So, your company invested in new technology? Congratulations!
Trucking companies and fleets are increasingly turning to technology solutions like fleet management software to identify inefficiencies within their organization – like cutting gas expenditures or optimizing maintenance – to make an impact on their business and improve the bottom line. But before your fleet can begin enjoying the benefits of technology, there are a few things to think about to prepare the entire fleet so tech can make the maximum impact within the organization.
Let everyone know what’s coming
This may seem obvious, but it’s a step that’s often skipped. Make all staff and stakeholders aware that you’re planning to install telematics solutions in vehicles. This way, drivers and operators have time to prepare for the change and ask any questions they have, and business leaders or management are in the loop about how this will affect operations. Be sure to emphasize what the benefits will be, as this increases buy-in. Letting staff know in advance of the installation will also allow everyone time to train so they can hit the ground running and will feel empowered to utilize the system to its fullest potential.

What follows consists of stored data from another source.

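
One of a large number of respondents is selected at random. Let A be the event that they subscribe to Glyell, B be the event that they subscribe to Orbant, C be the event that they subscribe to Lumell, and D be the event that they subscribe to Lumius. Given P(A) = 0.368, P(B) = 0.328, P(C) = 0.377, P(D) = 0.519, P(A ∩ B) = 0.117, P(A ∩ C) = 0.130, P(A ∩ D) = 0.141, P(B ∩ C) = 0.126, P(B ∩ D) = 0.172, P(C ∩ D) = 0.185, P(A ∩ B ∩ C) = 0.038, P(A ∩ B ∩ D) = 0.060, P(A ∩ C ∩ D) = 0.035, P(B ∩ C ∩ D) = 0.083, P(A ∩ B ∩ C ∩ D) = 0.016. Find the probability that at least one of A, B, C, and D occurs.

0.921

P(A ∪ B ∪ C ∪ D) = 0.368 + 0.328 + 0.377 + 0.519 − 0.117 − 0.130 − 0.141 − 0.126 − 0.172 − 0.185 + 0.038 + 0.060 + 0.035 + 0.083 − 0.016 = 0.921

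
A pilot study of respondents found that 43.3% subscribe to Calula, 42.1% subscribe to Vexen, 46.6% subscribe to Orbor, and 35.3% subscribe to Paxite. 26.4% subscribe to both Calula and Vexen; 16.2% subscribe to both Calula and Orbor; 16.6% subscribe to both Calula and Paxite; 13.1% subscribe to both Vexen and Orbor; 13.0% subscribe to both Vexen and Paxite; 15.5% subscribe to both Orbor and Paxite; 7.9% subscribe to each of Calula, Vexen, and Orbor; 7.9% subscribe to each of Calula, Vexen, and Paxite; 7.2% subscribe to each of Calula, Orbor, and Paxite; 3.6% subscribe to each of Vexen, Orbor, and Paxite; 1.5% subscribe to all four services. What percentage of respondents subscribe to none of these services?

8.4%

By inclusion–exclusion:
P(union) = 43.3 + 42.1 + 46.6 + 35.3 − 26.4 − 16.2 − 16.6 − 13.1 − 13.0 − 15.5 + 7.9 + 7.9 + 7.2 + 3.6 − 1.5 = 91.6%
P(none) = 100% − 91.6% = 8.4%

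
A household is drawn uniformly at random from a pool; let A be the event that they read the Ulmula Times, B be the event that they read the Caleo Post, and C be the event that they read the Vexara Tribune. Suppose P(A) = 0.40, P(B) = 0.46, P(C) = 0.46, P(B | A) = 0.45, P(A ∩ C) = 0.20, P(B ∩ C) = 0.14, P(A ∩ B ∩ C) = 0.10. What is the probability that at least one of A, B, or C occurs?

P(A ∩ B) = P(A)·P(B|A) = 0.40 × 0.45 = 0.18
P(A ∪ B ∪ C) = 0.40 + 0.46 + 0.46 − 0.18 − 0.20 − 0.14 + 0.10 = 0.90

0.90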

Have a candid conversation
All involved parties should be told exactly what the tool is, how it works and what the business is planning to do with the data it generates. From executives to safety managers and drivers, ensure that each employee understands how they will interact with the tech and what the expectations of use will be. Encourage drivers and operators to ask questions - even if they’re uncomfortable ones - and hold an information session to respond to any concerns. Creating an open dialogue will reassure everyone that you’re listening and taking their viewpoints seriously, while also letting you dispel any rumours and explain the benefits of GPS tracking technology for them.

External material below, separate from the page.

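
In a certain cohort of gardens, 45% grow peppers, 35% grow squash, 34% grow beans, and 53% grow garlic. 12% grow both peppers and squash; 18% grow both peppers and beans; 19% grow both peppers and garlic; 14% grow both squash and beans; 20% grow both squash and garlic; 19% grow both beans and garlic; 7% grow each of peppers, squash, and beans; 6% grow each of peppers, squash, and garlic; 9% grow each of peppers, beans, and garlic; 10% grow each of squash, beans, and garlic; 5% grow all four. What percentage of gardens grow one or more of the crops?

92%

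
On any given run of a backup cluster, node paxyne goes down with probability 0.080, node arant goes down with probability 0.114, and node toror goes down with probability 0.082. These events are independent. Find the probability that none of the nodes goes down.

0.74828016

P(none) = (1 − 0.080) × (1 − 0.114) × (1 − 0.082) = 0.920 × 0.886 × 0.918 = 0.74828016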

Be specific about the goals
Explain exactly what data you’re capturing and what you hope to gain by it, whether you’re trying to reduce accident rates, streamline manual business processes or drive down costs by zeroing in on issues like fuel burn. This helps drivers understand that the technology isn’t being implemented as a punishment and clearly communicates the desired outcomes to management. For drivers and operators, highlight the importance of abiding by legislation, and the role they play in compliance. From a fleet manager or safety operator perspective, explain how the technology will affect their roles in both the short-term (with installation, onboarding and troubleshooting) and the long-term, with ongoing training and reporting on results. For fleet administrators, explain how fleet management software will improve the day-to-day process and data crunching by managing telematics information in a digital format, meaning less manual paperwork to process.
Build and reinforce trust
When you’re installing technology that monitors your drivers’ behavior, especially safety dashboard cameras, you’re likely to face complaints about invasion of privacy or a lack of trust. If your vehicles are also permitted to be used for private purposes, this will be of particular concern, so it’s important to explain when journeys will and won’t be tracked. At the administrative and management levels, take time to review and discuss specific driver concerns and prepare staff to manage feedback or questions. On the other side, reiterate what drivers and the organization stand to gain from technology, like improved safety, emphasizing that technology will show how well drivers are performing.
Get everyone involved
Once you’ve collected some data on your drivers’ performance, share relevant insights with employees on how they’re driving, and use it as the basis for personalized coaching and incentive programs. Putting a safety target in place will help them feel involved and invested in the company’s objectives, and you can use data to show how their actions are contributing to those goals. You could also try starting a competition among drivers with a reward for the safest driving. The incentive could be anything from monetary bonuses to extra time off to driving the newest vehicle in the fleet. For administrative staff, keep them in the loop on important insights and regular reporting on results of driver behavior. Be sure to communicate positive trends and pain points to let them know how drivers are performing. Keep management up-to-date with consistent check-ins and reporting on fleet-wide trends so they have insight into how technology solutions are impacting the business from a high-level.
When adopting any technology for your fleet, these steps will help your company prepare all members of the staff for the change to ultimately create a data-driven culture where everyone is invested in the results.